Moi qui parle, Algrie, Peut-tre ne suis-je Que la plus banale de tes femmes Mais ma voix ne s'arrtera pas De hler plaines et montagnes ; Je descends de l'Aurs, Ouvrez vos portes pouses fraternelles, Donnez-moi de l'eau frache, Du miel et du pain d'orge.

Le chant peine flotta-t-il une fois de plus dans la pice que les policiers firent irruption. Ils s'immobili-srent ; ils ne distingurent d'abord rien dans la pnom-bre. Leur hsitation fut de courte dure, et, sans plus tarder, ils renversrent tout. S'approchant de Lalla Zohra et de sa fille, atterre, ils tranrent la malade, qui fut dcouverte jusqu' mi- jambes. Ils furetrent l'endroit o elle tait couche.

Les sanglots de Menoune retentirent et se transfor-mrent en un appel ardent qui traversa la chambre bou-leverse. Ce cri de chagrin, par lequel elle et dsir expulser le mal qui lui rongeait la poitrine, jaillit plus puissant que le tapage et le tohu-bohu mens par les gens de la police. Et brusquement il redevint un chant. Je suis venue vous voir, Vous apporter le bonheur, A vous et vos enfants ; Que vos petits nouveau-ns Grandissent, Que votre bl pousse, Que votre pain lve aussi Et que rien ne vous fasse dfaut, Le bonheur soit avec vous.
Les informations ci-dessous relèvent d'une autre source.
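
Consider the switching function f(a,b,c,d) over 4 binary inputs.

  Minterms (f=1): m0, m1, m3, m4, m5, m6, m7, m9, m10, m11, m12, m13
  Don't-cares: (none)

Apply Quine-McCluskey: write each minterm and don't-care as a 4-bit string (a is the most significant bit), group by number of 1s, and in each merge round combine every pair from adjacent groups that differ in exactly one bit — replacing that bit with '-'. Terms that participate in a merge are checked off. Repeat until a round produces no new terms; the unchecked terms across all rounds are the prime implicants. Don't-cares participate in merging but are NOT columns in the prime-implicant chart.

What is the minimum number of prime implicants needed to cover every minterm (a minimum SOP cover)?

size-2^0 implicants → 0000(✓)  0001(✓)  0011(✓)  0100(✓)  0101(✓)  0110(✓)  0111(✓)  1001(✓)  1010(✓)  1011(✓)  1100(✓)  1101(✓)
size-2^1 implicants → -001(✓)  -011(✓)  -100(✓)  -101(✓)  0-00(✓)  0-01(✓)  0-11(✓)  00-1(✓)  000-(✓)  01-0(✓)  01-1(✓)  010-(✓)  011-(✓)  1-01(✓)  10-1(✓)  101-  110-(✓)
size-2^2 implicants → --01  -0-1  -10-  0--1  0-0-  01--
Unchecked terms (primes): --01, -0-1, -10-, 0--1, 0-0-, 01--, 101-
Minterm coverage:
  m0 ⊆ 0-0- [E]
  m1 ⊆ --01,-0-1,0--1,0-0-
  m3 ⊆ -0-1,0--1
  m4 ⊆ -10-,0-0-,01--
  m5 ⊆ --01,-10-,0--1,0-0-,01--
  m6 ⊆ 01-- [E]
  m7 ⊆ 0--1,01--
  m9 ⊆ --01,-0-1
  m10 ⊆ 101- [E]
  m11 ⊆ -0-1,101-
  m12 ⊆ -10- [E]
  m13 ⊆ --01,-10-
E = {-10-, 0-0-, 01--, 101-}
Petrick residual → -0-1
Cover = b'd + bc' + a'c' + a'b + ab'c  |cover|=5

5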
Les policiers interloqus interrompirent leur fouille ; ils abandonnrent la chambre et s'en furent de nouveau dans la cour. Ils avaient interdit Fatima d'entrer chez elle. Elle s'accroupit dans la cour avec ses gosses autour d'elle et attendit. Ils fouillrent encore dans les livres d'Hamid, s'emparrent de quelques volumes, de vieux journaux et de papiers. Ils en emportrent une partie et parpillrent le reste dans la pice et la cour.
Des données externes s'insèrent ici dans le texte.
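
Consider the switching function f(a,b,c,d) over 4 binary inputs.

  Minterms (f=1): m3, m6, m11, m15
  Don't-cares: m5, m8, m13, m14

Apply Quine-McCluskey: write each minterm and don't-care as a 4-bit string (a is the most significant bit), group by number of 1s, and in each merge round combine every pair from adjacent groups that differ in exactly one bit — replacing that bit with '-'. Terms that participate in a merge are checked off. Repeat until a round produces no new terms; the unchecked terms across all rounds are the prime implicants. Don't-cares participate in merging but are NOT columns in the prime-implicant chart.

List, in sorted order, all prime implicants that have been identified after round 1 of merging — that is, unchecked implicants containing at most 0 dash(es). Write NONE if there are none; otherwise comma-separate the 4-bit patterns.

1000

size-2^0 implicants → 0011(✓)  0101(✓)  0110(✓)  1000  1011(✓)  1101(✓)  1110(✓)  1111(✓)
size-2^1 implicants → -011  -101  -110  1-11  11-1  111-
Unchecked terms (primes): -011, -101, -110, 1-11, 1000, 11-1, 111-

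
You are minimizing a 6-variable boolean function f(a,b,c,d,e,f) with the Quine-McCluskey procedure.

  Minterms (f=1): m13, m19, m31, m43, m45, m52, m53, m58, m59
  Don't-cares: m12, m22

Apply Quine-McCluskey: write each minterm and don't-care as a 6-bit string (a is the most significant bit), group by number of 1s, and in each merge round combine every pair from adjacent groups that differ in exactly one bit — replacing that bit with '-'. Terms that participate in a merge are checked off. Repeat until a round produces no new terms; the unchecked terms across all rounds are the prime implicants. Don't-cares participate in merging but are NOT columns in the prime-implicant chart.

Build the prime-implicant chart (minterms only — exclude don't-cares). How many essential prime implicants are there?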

Enfin ils s'en allrent ; Fatima put rentrer dans sa chambre. La police oprait dans le quartier pour mille raisons : des jeunes gens et des hommes mrs furent emmens ainsi, qu'on ne revit plus. A Dar-Sbitar s'levaient encore les protestations vhmentes du vieux Ben Sari ; mais les forces de l'ordre taient parties. Je ne veux pas me soumettre la Justice, clamait-il. Ce qu'ils appellent la justice n'est que leur jus-tice. Elle est faite uniquement pour les protger, pour garantir leur pouvoir sur nous, pour nous rduire et nous mater.
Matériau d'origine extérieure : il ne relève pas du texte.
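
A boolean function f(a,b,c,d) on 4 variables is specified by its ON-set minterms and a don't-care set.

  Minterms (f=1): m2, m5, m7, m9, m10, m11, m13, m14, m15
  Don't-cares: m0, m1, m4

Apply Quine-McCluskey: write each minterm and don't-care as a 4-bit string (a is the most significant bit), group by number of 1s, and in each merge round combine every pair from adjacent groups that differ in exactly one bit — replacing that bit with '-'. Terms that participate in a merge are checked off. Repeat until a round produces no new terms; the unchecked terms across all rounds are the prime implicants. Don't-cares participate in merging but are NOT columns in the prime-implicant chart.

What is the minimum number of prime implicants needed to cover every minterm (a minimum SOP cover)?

4

Round 0: 0000✓ 0001✓ 0010✓ 0100✓ 0101✓ 0111✓ 1001✓ 1010✓ 1011✓ 1101✓ 1110✓ 1111✓
Round 1: -001✓ -010 -101✓ -111✓ 0-00✓ 0-01✓ 00-0 000-✓ 01-1✓ 010-✓ 1-01✓ 1-10✓ 1-11✓ 10-1✓ 101-✓ 11-1✓ 111-✓
Round 2: --01 -1-1 0-0- 1--1 1-1-
PIs = {--01, -010, -1-1, 0-0-, 00-0, 1--1, 1-1-}
Coverage chart:
  m2: -010,00-0
  m5: --01,-1-1,0-0-
  m7: -1-1 ←essential
  m9: --01,1--1
  m10: -010,1-1-
  m11: 1--1,1-1-
  m13: --01,-1-1,1--1
  m14: 1-1- ←essential
  m15: -1-1,1--1,1-1-
Essential: -1-1, 1-1-
Petrick residual → --01, -010
Min cover (4 terms): c'd + b'cd' + bd + ac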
Aux yeux d'une telle justice, je suis toujours coupable. Elle m'a condamn avant mme que je sois n. Elle nous condamne sans avoir besoin de notre culpabilit. Cette justice est faite contre nous, parce qu'elle n'est pas celle de tous les hommes. Je ne veux pas me soumettre elle Ae, cette colre, on ne l'oubliera pas! Ni la prison o des ennemis enferment nos hommes. La Grande Maison Wikipédia. Rapports de Stage de autres dissertation. Trouver la librairie la plus proche de Téléchargez lisez tous vos supports petit livre a but de faire découvrir étudier le de Mohammed Dib.